Reputation: 2308
I'm developing a 2d menu heavy mobile game, which uses a lot of canvases, panels, popups etc. In the beginning I had all menus active at all times, but only the ones that the user can use lie within the frustum (i.e. the others are just translated out of sight). Then I switched to deactivating the menus that the user can't see, just to increase the game performance. This however causes many inconveniences for me, like e.g. state variables in the Animator component resetting when de- and reactivating a GameObject.
So what is the best way to do this? Is the deactivation of temporarily unused canvases even worth it, or is Unity automatically clipping away the UI that lies out of the frustum, so there's basically no performance cost?
Upvotes: 0
Views: 3599
Reputation: 11953
According to this Unity optimization document, disabling the Canvas (not deactivating its Game Object!) is the best way to hide it.
It's cheap to disable and re-enable the Canvas.
Upvotes: 1
Reputation: 10750
As you said your game is menu heavy, even disabling/enabling can cause overhead.
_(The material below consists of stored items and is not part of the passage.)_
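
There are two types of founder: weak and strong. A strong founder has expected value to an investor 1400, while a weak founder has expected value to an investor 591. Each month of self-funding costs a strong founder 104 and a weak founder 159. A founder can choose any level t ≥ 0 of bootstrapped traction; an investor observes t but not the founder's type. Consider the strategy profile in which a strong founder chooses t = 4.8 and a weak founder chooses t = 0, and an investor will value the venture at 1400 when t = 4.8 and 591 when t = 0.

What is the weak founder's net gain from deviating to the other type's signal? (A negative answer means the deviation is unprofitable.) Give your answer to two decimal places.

45.80

Playing t = 0 the weak founder receives 591.
Deviating to t = 4.8 brings payment 1400 at cost 159 × 4.8 = 763.2, netting 636.8.
Gain from deviating: 636.8 − 591 = 45.80.
The gain is positive, so the weak type's incentive-compatibility constraint is violated — this profile is not a separating equilibrium.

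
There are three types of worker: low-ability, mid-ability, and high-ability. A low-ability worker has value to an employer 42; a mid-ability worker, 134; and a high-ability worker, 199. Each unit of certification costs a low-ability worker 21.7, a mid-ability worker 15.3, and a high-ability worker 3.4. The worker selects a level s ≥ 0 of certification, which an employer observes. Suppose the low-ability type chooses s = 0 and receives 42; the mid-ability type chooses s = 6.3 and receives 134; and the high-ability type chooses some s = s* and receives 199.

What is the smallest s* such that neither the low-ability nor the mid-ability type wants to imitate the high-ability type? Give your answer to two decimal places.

Low-ability type (on-path payoff 42) won't mimic when 42 ≥ 199 − 21.7·s*, i.e. s* ≥ 7.24.
Mid-ability type (on-path payoff 134 − 15.3×6.3 = 37.61) won't mimic when 37.61 ≥ 199 − 15.3·s*, i.e. s* ≥ 10.55.
Both must hold, so s* = max(7.24, 10.55) = 10.55. The mid-ability type's constraint binds.

10.55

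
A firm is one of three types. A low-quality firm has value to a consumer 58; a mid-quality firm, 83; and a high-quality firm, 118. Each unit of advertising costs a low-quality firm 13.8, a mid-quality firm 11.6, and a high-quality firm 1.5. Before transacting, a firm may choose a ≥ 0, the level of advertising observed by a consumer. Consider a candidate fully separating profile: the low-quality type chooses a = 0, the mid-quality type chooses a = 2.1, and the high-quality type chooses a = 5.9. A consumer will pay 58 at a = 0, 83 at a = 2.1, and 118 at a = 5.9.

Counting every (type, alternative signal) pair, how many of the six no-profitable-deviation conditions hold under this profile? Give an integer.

6

Low-quality (own payoff 58): to a=2.1 gives 83 − 13.8×2.1 = 54.02 → no gain ✓; to a=5.9 gives 118 − 13.8×5.9 = 36.58 → no gain ✓.
Mid-quality (own payoff 83 − 11.6×2.1 = 58.64): to a=0 gives 58 → no gain ✓; to a=5.9 gives 118 − 11.6×5.9 = 49.56 → no gain ✓.
High-quality (own payoff 118 − 1.5×5.9 = 109.15): to a=0 gives 58 → no gain ✓; to a=2.1 gives 83 − 1.5×2.1 = 79.85 → no gain ✓.
6 of the 6 constraints hold; this profile is a separating equilibrium.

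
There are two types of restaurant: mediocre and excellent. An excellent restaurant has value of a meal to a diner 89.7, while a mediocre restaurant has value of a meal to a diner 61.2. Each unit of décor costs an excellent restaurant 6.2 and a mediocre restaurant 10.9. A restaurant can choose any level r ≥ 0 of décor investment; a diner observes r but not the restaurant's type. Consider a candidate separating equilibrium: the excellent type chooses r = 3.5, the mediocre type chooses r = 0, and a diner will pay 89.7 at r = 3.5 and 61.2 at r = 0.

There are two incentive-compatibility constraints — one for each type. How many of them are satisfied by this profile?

Mediocre type: stay at 0 → 61.2; mimic → 89.7 − 10.9 × 3.5 = 51.55. IC holds (61.2 ≥ 51.55).
Excellent type: signal → 89.7 − 6.2 × 3.5 = 68; deviate to 0 → 61.2. IC holds (68 ≥ 61.2).
2 of 2 constraints hold, so this is a separating equilibrium.

2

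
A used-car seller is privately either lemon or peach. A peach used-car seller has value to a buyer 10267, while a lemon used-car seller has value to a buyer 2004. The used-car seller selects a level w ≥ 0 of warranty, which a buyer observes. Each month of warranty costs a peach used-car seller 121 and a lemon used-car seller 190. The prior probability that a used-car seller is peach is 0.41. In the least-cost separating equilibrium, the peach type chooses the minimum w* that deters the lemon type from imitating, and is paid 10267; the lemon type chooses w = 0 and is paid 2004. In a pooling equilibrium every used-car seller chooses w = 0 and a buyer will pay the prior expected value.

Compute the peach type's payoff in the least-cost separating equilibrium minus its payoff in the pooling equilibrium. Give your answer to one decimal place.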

This is something I have faced this in one of my projects in past.
A word of advice is to use Canvas Group on your menu objects and change their alpha (0 = closed, 1 = opened), Interactable and BlockRaycasts parameters.
If you have menu script on every menu/panel just disable/enable that on open/close.
Update:
Typical uses of Canvas Group are:
Other references:
https://www.youtube.com/watch?v=wbmjturGbAQ
https://github.com/Unitarian/Unity-Extensions/tree/master/Menus
Hope this helps
Upvotes: 3
Reputation: 140
How about creating interface like
public interface IOpenable
{
bool IsClosed { get; set; }
void OpenWindow();
}
}
then make every element subscribe to some controller and that controller can handle everything like so
public class MenuController: MonoBehaviour
{
public List<IOpenable> MenuList;
void Awake()
{
MenuList = new List<IOpenable>();
}
public void TryClose(IOpenable sender)
{
foreach (var i in MenuList)
{
if (!i.IsClosed && !sender.Equals(i))
i.OpenWindow();
}
}
}
This way you can try to close all other windows you don't need while opening a new one. This is just a rough idea but it seems clean and fast for me.